🎉 [Gate 30 Million Milestone] Share Your Gate Moment & Win Exclusive Gifts!
Gate has surpassed 30M users worldwide — not just a number, but a journey we've built together.
Remember the thrill of opening your first account, or the Gate merch that’s been part of your daily life?
📸 Join the #MyGateMoment# campaign!
Share your story on Gate Square, and embrace the next 30 million together!
✅ How to Participate:
1️⃣ Post a photo or video with Gate elements
2️⃣ Add #MyGateMoment# and share your story, wishes, or thoughts
3️⃣ Share your post on Twitter (X) — top 10 views will get extra rewards!
👉
OpenAI also struggles with data! The company admits that the use of crawlers to limit itself is difficult to dispel public suspicion
Source: "Science and Technology Innovation Board Daily"
Edit Song Ziqiao
Data, computing power, and algorithms are regarded as the three core elements of generative AI, and it is difficult to say which is more important.
However, for star companies like OpenAI, computing power is basically an economic issue. Big companies hoard a large amount of expensive hardware by virtue of their "money ability", and the problem of data scarcity is even more of a headache. way always puts them in a moral crisis.
Taking OpenAI as an example, its behavior of capturing public data to train AI models has long been controversial. **According to the latest report from foreign technology media Insider, OpenAI recently admitted that it has launched a web crawler robot named GPTBot, which is used to crawl and collect data for large-scale model training. **
OpenAI is suspected of being a "data thief"
A web crawler is a computer program that simulates the behavior of a human (network user) and automatically browses and collects network information. The web crawler can save the data it visits, and the data grabber analyzes and reuses the data, infers the preferences of Internet users, and then pushes them to the matching user groups.
**It's unclear how long OpenAI's crawler bots have been lurking online, and some suspect OpenAI has been secretly collecting everyone's online data for months or years. **
Faced with such "accusations", OpenAI actively defended itself. The company stated that GPTBot will strictly abide by the rules of any paywall, will not capture information that requires payment, and will not collect data that can be traced to personally identifiable people.
In addition, OpenAI has launched a method to block GPTbot. Users can modify their robots.txt file, or block their IP addresses to deny access by crawlers. The company also recently announced a deal with The Associated Press in which OpenAI will pay for AP content needed for the AI's training data.
The Lost Trust
As a means of data collection, crawler technology itself has no distinction between legal and illegal. **However, OpenAI's initiative to set limits on its crawler tools does not seem to be able to restore the public's trust in this big model company. **
Neil Clarke, editor-in-chief of the veteran sci-fi magazine "Clarkworld" and winner of the Hugo Award, said: "OpenAI and other large-scale model companies have repeatedly demonstrated that they do not respect the rights of authors, artists and other creative people. based largely on the copyrighted work of others."
He also gave an example, CCBot is another crawler robot operated by the Common Crawl organization. Common Crawl is currently the main supplier of training data for artificial intelligence models. "As far as I know, no one has successfully asked Common Crawl to delete data," Clark said. "I tried and got no response."
On the other hand, when it comes to pulling against big corporations, ordinary people are mostly at a disadvantage. As Clark said, since OpenAI is willing to pay for the data of big companies like (Associated Press), why doesn't it pay for other people's information? "I asked OpenAI about this, but got no response."
However, Clark itself stands on the opposite side of OpenAI. The "Clark World" he founded is facing a flood of AI-generated content. Clark has pointed out that after ChatGPT opened late last year, AI-generated spam submissions surged, and the cost of detecting such works was high, and the journal temporarily suspended the call for manuscripts.
Conclusion
Previously, OpenAI has been sued by multiple parties for copyright issues, including the class action promoted by Clarkson Law Firm and best-selling authors such as Paul Tremblay and Mona Awad.

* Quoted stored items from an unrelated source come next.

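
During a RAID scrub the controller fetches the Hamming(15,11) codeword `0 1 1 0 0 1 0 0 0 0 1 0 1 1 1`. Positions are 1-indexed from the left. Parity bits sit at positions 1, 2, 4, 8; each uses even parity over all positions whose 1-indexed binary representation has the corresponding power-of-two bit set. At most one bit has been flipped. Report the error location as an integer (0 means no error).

s1: b1⊕b3⊕b5⊕b7⊕b9⊕b11⊕b13⊕b15 = 0⊕1⊕0⊕0⊕0⊕1⊕1⊕1 = 0
s2: b2⊕b3⊕b6⊕b7⊕b10⊕b11⊕b14⊕b15 = 1⊕1⊕1⊕0⊕0⊕1⊕1⊕1 = 0
s4: b4⊕b5⊕b6⊕b7⊕b12⊕b13⊕b14⊕b15 = 0⊕0⊕1⊕0⊕0⊕1⊕1⊕1 = 0
s8: b8⊕b9⊕b10⊕b11⊕b12⊕b13⊕b14⊕b15 = 0⊕0⊕0⊕1⊕0⊕1⊕1⊕1 = 0
Syndrome (s8...s1) = 0000 → position 0 (no error).

0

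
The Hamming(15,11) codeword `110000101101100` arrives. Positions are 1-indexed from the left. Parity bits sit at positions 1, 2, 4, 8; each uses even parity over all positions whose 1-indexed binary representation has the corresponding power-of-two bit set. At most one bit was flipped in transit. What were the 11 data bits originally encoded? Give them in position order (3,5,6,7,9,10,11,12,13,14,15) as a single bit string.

s1: b1⊕b3⊕b5⊕b7⊕b9⊕b11⊕b13⊕b15 = 1⊕0⊕0⊕1⊕1⊕0⊕1⊕0 = 0
s2: b2⊕b3⊕b6⊕b7⊕b10⊕b11⊕b14⊕b15 = 1⊕0⊕0⊕1⊕1⊕0⊕0⊕0 = 1
s4: b4⊕b5⊕b6⊕b7⊕b12⊕b13⊕b14⊕b15 = 0⊕0⊕0⊕1⊕1⊕1⊕0⊕0 = 1
s8: b8⊕b9⊕b10⊕b11⊕b12⊕b13⊕b14⊕b15 = 0⊕1⊕1⊕0⊕1⊕1⊕0⊕0 = 0
Syndrome (s8...s1) = 0110 → position 6.
Flip bit 6: corrected codeword = 110001101101100
Data bits at positions 3,5,6,7,9,10,11,12,13,14,15: 00111101100

00111101100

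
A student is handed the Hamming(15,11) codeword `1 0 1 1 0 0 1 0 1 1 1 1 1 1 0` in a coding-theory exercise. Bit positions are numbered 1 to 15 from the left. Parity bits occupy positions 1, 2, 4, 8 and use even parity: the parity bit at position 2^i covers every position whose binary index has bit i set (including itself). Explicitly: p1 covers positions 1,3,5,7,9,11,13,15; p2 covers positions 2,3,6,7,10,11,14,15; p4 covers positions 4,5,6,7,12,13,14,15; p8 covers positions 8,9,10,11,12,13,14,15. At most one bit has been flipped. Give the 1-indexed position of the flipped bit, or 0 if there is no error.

s1: b1⊕b3⊕b5⊕b7⊕b9⊕b11⊕b13⊕b15 = 1⊕1⊕0⊕1⊕1⊕1⊕1⊕0 = 0
s2: b2⊕b3⊕b6⊕b7⊕b10⊕b11⊕b14⊕b15 = 0⊕1⊕0⊕1⊕1⊕1⊕1⊕0 = 1
s4: b4⊕b5⊕b6⊕b7⊕b12⊕b13⊕b14⊕b15 = 1⊕0⊕0⊕1⊕1⊕1⊕1⊕0 = 1
s8: b8⊕b9⊕b10⊕b11⊕b12⊕b13⊕b14⊕b15 = 0⊕1⊕1⊕1⊕1⊕1⊕1⊕0 = 0
Syndrome (s8...s1) = 0110 → position 6.

6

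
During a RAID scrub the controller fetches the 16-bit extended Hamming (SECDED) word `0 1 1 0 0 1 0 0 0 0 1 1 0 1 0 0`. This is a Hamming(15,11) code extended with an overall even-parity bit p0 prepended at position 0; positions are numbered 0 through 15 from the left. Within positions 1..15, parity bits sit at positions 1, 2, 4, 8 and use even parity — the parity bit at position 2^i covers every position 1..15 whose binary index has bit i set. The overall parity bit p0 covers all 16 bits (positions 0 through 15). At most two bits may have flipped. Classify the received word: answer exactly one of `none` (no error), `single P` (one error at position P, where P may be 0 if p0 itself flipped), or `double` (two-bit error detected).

double

s1: b1⊕b3⊕b5⊕b7⊕b9⊕b11⊕b13⊕b15 = 1⊕0⊕1⊕0⊕0⊕1⊕1⊕0 = 0
s2: b2⊕b3⊕b6⊕b7⊕b10⊕b11⊕b14⊕b15 = 1⊕0⊕0⊕0⊕1⊕1⊕0⊕0 = 1
s4: b4⊕b5⊕b6⊕b7⊕b12⊕b13⊕b14⊕b15 = 0⊕1⊕0⊕0⊕0⊕1⊕0⊕0 = 0
s8: b8⊕b9⊕b10⊕b11⊕b12⊕b13⊕b14⊕b15 = 0⊕0⊕1⊕1⊕0⊕1⊕0⊕0 = 1
Syndrome (s8...s1) = 1010 → position 10.
Overall parity (XOR of all 16 bits, including p0): 0⊕1⊕1⊕0⊕0⊕1⊕0⊕0⊕0⊕0⊕1⊕1⊕0⊕1⊕0⊕0 = 0
Overall=0, syndrome position=10 → double-bit error detected (uncorrectable).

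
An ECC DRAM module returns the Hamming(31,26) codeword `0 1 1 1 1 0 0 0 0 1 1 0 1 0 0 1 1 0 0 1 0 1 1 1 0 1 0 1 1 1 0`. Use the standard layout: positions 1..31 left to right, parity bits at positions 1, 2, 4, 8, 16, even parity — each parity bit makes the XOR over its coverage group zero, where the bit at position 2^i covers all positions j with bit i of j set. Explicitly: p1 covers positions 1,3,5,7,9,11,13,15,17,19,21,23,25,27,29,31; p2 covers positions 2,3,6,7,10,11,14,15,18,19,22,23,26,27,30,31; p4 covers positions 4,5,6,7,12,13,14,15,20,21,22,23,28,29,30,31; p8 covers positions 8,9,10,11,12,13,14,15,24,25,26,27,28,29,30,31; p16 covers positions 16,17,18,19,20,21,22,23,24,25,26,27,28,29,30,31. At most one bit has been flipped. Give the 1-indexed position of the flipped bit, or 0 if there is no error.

5

s1: b1⊕b3⊕b5⊕b7⊕b9⊕b11⊕b13⊕b15⊕b17⊕b19⊕b21⊕b23⊕b25⊕b27⊕b29⊕b31 = 0⊕1⊕1⊕0⊕0⊕1⊕1⊕0⊕1⊕0⊕0⊕1⊕0⊕0⊕1⊕0 = 1
s2: b2⊕b3⊕b6⊕b7⊕b10⊕b11⊕b14⊕b15⊕b18⊕b19⊕b22⊕b23⊕b26⊕b27⊕b30⊕b31 = 1⊕1⊕0⊕0⊕1⊕1⊕0⊕0⊕0⊕0⊕1⊕1⊕1⊕0⊕1⊕0 = 0
s4: b4⊕b5⊕b6⊕b7⊕b12⊕b13⊕b14⊕b15⊕b20⊕b21⊕b22⊕b23⊕b28⊕b29⊕b30⊕b31 = 1⊕1⊕0⊕0⊕0⊕1⊕0⊕0⊕1⊕0⊕1⊕1⊕1⊕1⊕1⊕0 = 1
s8: b8⊕b9⊕b10⊕b11⊕b12⊕b13⊕b14⊕b15⊕b24⊕b25⊕b26⊕b27⊕b28⊕b29⊕b30⊕b31 = 0⊕0⊕1⊕1⊕0⊕1⊕0⊕0⊕1⊕0⊕1⊕0⊕1⊕1⊕1⊕0 = 0
s16: b16⊕b17⊕b18⊕b19⊕b20⊕b21⊕b22⊕b23⊕b24⊕b25⊕b26⊕b27⊕b28⊕b29⊕b30⊕b31 = 1⊕1⊕0⊕0⊕1⊕0⊕1⊕1⊕1⊕0⊕1⊕0⊕1⊕1⊕1⊕0 = 0
Syndrome (s16...s1) = 00101 → position 5.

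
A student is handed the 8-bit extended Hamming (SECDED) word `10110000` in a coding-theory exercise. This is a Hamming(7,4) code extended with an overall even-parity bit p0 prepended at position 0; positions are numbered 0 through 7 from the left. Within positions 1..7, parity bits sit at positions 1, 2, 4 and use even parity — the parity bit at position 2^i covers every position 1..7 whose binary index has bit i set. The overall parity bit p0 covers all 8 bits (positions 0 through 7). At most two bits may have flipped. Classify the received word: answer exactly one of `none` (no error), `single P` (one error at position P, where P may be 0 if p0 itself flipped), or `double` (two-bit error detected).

single 1

s1: b1⊕b3⊕b5⊕b7 = 0⊕1⊕0⊕0 = 1
s2: b2⊕b3⊕b6⊕b7 = 1⊕1⊕0⊕0 = 0
s4: b4⊕b5⊕b6⊕b7 = 0⊕0⊕0⊕0 = 0
Syndrome (s4...s1) = 001 → position 1.
Overall parity (XOR of all 8 bits, including p0): 1⊕0⊕1⊕1⊕0⊕0⊕0⊕0 = 1
Overall=1, syndrome position=1 → single-bit error at position 1.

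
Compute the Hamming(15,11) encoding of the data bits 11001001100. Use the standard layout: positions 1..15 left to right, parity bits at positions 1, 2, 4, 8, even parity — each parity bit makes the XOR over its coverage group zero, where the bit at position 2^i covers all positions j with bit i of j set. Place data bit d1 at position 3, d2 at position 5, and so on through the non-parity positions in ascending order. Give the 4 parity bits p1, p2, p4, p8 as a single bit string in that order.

0111

Place data bits at non-power-of-two positions: b3=1, b5=1, b6=0, b7=0, b9=1, b10=0, b11=0, b12=1, b13=1, b14=0, b15=0.
p1 = XOR of data positions {3,5,7,9,11,13,15} = 1⊕1⊕0⊕1⊕0⊕1⊕0 = 0
p2 = XOR of data positions {3,6,7,10,11,14,15} = 1⊕0⊕0⊕0⊕0⊕0⊕0 = 1
p4 = XOR of data positions {5,6,7,12,13,14,15} = 1⊕0⊕0⊕1⊕1⊕0⊕0 = 1
p8 = XOR of data positions {9,10,11,12,13,14,15} = 1⊕0⊕0⊕1⊕1⊕0⊕0 = 1
Parity bits p1,p2,p4,p8 = 0111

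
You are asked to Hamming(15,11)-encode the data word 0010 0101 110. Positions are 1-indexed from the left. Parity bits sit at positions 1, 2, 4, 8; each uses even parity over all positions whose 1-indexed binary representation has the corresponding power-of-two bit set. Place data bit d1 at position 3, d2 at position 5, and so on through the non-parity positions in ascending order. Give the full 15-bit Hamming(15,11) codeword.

Place data bits at non-power-of-two positions: b3=0, b5=0, b6=1, b7=0, b9=0, b10=1, b11=0, b12=1, b13=1, b14=1, b15=0.
p1 = XOR of data positions {3,5,7,9,11,13,15} = 0⊕0⊕0⊕0⊕0⊕1⊕0 = 1
p2 = XOR of data positions {3,6,7,10,11,14,15} = 0⊕1⊕0⊕1⊕0⊕1⊕0 = 1
p4 = XOR of data positions {5,6,7,12,13,14,15} = 0⊕1⊕0⊕1⊕1⊕1⊕0 = 0
p8 = XOR of data positions {9,10,11,12,13,14,15} = 0⊕1⊕0⊕1⊕1⊕1⊕0 = 0
Codeword b1..b15 = 110001000101110

110001000101110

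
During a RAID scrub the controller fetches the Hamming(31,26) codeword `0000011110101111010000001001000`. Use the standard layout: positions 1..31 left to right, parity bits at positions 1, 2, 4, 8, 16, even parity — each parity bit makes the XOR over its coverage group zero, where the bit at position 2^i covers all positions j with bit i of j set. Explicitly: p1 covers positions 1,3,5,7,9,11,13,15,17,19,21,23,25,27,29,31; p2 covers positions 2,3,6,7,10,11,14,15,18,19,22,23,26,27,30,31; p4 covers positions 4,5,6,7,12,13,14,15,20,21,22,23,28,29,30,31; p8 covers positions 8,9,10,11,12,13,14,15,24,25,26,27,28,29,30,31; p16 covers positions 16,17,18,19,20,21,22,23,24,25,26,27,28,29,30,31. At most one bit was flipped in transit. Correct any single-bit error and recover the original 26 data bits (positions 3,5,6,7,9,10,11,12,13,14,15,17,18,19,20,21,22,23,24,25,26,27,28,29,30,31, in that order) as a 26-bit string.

00111010111010000001001000

s1: b1⊕b3⊕b5⊕b7⊕b9⊕b11⊕b13⊕b15⊕b17⊕b19⊕b21⊕b23⊕b25⊕b27⊕b29⊕b31 = 0⊕0⊕0⊕1⊕1⊕1⊕1⊕1⊕0⊕0⊕0⊕0⊕1⊕0⊕0⊕0 = 0
s2: b2⊕b3⊕b6⊕b7⊕b10⊕b11⊕b14⊕b15⊕b18⊕b19⊕b22⊕b23⊕b26⊕b27⊕b30⊕b31 = 0⊕0⊕1⊕1⊕0⊕1⊕1⊕1⊕1⊕0⊕0⊕0⊕0⊕0⊕0⊕0 = 0
s4: b4⊕b5⊕b6⊕b7⊕b12⊕b13⊕b14⊕b15⊕b20⊕b21⊕b22⊕b23⊕b28⊕b29⊕b30⊕b31 = 0⊕0⊕1⊕1⊕0⊕1⊕1⊕1⊕0⊕0⊕0⊕0⊕1⊕0⊕0⊕0 = 0
s8: b8⊕b9⊕b10⊕b11⊕b12⊕b13⊕b14⊕b15⊕b24⊕b25⊕b26⊕b27⊕b28⊕b29⊕b30⊕b31 = 1⊕1⊕0⊕1⊕0⊕1⊕1⊕1⊕0⊕1⊕0⊕0⊕1⊕0⊕0⊕0 = 0
s16: b16⊕b17⊕b18⊕b19⊕b20⊕b21⊕b22⊕b23⊕b24⊕b25⊕b26⊕b27⊕b28⊕b29⊕b30⊕b31 = 1⊕0⊕1⊕0⊕0⊕0⊕0⊕0⊕0⊕1⊕0⊕0⊕1⊕0⊕0⊕0 = 0
Syndrome (s16...s1) = 00000 → position 0 (no error).
No correction needed.
Data bits at positions 3,5,6,7,9,10,11,12,13,14,15,17,18,19,20,21,22,23,24,25,26,27,28,29,30,31: 00111010111010000001001000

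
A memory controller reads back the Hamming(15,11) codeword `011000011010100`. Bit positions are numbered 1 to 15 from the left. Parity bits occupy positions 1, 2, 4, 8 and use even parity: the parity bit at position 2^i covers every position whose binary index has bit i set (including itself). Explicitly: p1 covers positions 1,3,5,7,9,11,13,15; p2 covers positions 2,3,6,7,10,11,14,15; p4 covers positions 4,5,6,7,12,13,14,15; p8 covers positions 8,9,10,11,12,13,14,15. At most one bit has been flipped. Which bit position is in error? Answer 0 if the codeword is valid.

s1: b1⊕b3⊕b5⊕b7⊕b9⊕b11⊕b13⊕b15 = 0⊕1⊕0⊕0⊕1⊕1⊕1⊕0 = 0
s2: b2⊕b3⊕b6⊕b7⊕b10⊕b11⊕b14⊕b15 = 1⊕1⊕0⊕0⊕0⊕1⊕0⊕0 = 1
s4: b4⊕b5⊕b6⊕b7⊕b12⊕b13⊕b14⊕b15 = 0⊕0⊕0⊕0⊕0⊕1⊕0⊕0 = 1
s8: b8⊕b9⊕b10⊕b11⊕b12⊕b13⊕b14⊕b15 = 1⊕1⊕0⊕1⊕0⊕1⊕0⊕0 = 0
Syndrome (s8...s1) = 0110 → position 6.

6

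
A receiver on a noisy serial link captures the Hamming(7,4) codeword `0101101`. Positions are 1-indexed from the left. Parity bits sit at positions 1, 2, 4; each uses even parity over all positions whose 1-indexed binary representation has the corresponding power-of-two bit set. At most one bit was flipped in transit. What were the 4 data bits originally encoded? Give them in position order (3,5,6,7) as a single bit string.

s1: b1⊕b3⊕b5⊕b7 = 0⊕0⊕1⊕1 = 0
s2: b2⊕b3⊕b6⊕b7 = 1⊕0⊕0⊕1 = 0
s4: b4⊕b5⊕b6⊕b7 = 1⊕1⊕0⊕1 = 1
Syndrome (s4...s1) = 100 → position 4.
Flip bit 4: corrected codeword = 0100101
Data bits at positions 3,5,6,7: 0101

0101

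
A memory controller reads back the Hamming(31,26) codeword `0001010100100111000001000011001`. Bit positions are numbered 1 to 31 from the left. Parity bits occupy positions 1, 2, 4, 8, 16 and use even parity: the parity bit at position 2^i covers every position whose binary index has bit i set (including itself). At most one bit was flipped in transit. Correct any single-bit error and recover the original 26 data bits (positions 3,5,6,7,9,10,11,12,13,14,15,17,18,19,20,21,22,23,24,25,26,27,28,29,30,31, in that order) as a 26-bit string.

00100010011000001000011011

s1: b1⊕b3⊕b5⊕b7⊕b9⊕b11⊕b13⊕b15⊕b17⊕b19⊕b21⊕b23⊕b25⊕b27⊕b29⊕b31 = 0⊕0⊕0⊕0⊕0⊕1⊕0⊕1⊕0⊕0⊕0⊕0⊕0⊕1⊕0⊕1 = 0
s2: b2⊕b3⊕b6⊕b7⊕b10⊕b11⊕b14⊕b15⊕b18⊕b19⊕b22⊕b23⊕b26⊕b27⊕b30⊕b31 = 0⊕0⊕1⊕0⊕0⊕1⊕1⊕1⊕0⊕0⊕1⊕0⊕0⊕1⊕0⊕1 = 1
s4: b4⊕b5⊕b6⊕b7⊕b12⊕b13⊕b14⊕b15⊕b20⊕b21⊕b22⊕b23⊕b28⊕b29⊕b30⊕b31 = 1⊕0⊕1⊕0⊕0⊕0⊕1⊕1⊕0⊕0⊕1⊕0⊕1⊕0⊕0⊕1 = 1
s8: b8⊕b9⊕b10⊕b11⊕b12⊕b13⊕b14⊕b15⊕b24⊕b25⊕b26⊕b27⊕b28⊕b29⊕b30⊕b31 = 1⊕0⊕0⊕1⊕0⊕0⊕1⊕1⊕0⊕0⊕0⊕1⊕1⊕0⊕0⊕1 = 1
s16: b16⊕b17⊕b18⊕b19⊕b20⊕b21⊕b22⊕b23⊕b24⊕b25⊕b26⊕b27⊕b28⊕b29⊕b30⊕b31 = 1⊕0⊕0⊕0⊕0⊕0⊕1⊕0⊕0⊕0⊕0⊕1⊕1⊕0⊕0⊕1 = 1
Syndrome (s16...s1) = 11110 → position 30.
Flip bit 30: corrected codeword = 0001010100100111000001000011011
Data bits at positions 3,5,6,7,9,10,11,12,13,14,15,17,18,19,20,21,22,23,24,25,26,27,28,29,30,31: 00100010011000001000011011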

Celebrities sue in their real names.
With the further iteration of generative AI technology, similar disputes will only increase.
Large companies are more likely to become the target of public criticism. Even if they dare to take responsibility, it is not easy to achieve full compliance with data acquisition. Due to the huge amount of parameters, large models need to be trained and deployed with the help of technologies such as distributed computing and cloud services, which increases the risk of data theft, tampering, misuse or leakage.
How to balance the protection of personal privacy and encourage technological innovation, and how to find the optimal path between enterprise survival and compliant production are already issues that every company dedicated to generative AI cannot avoid.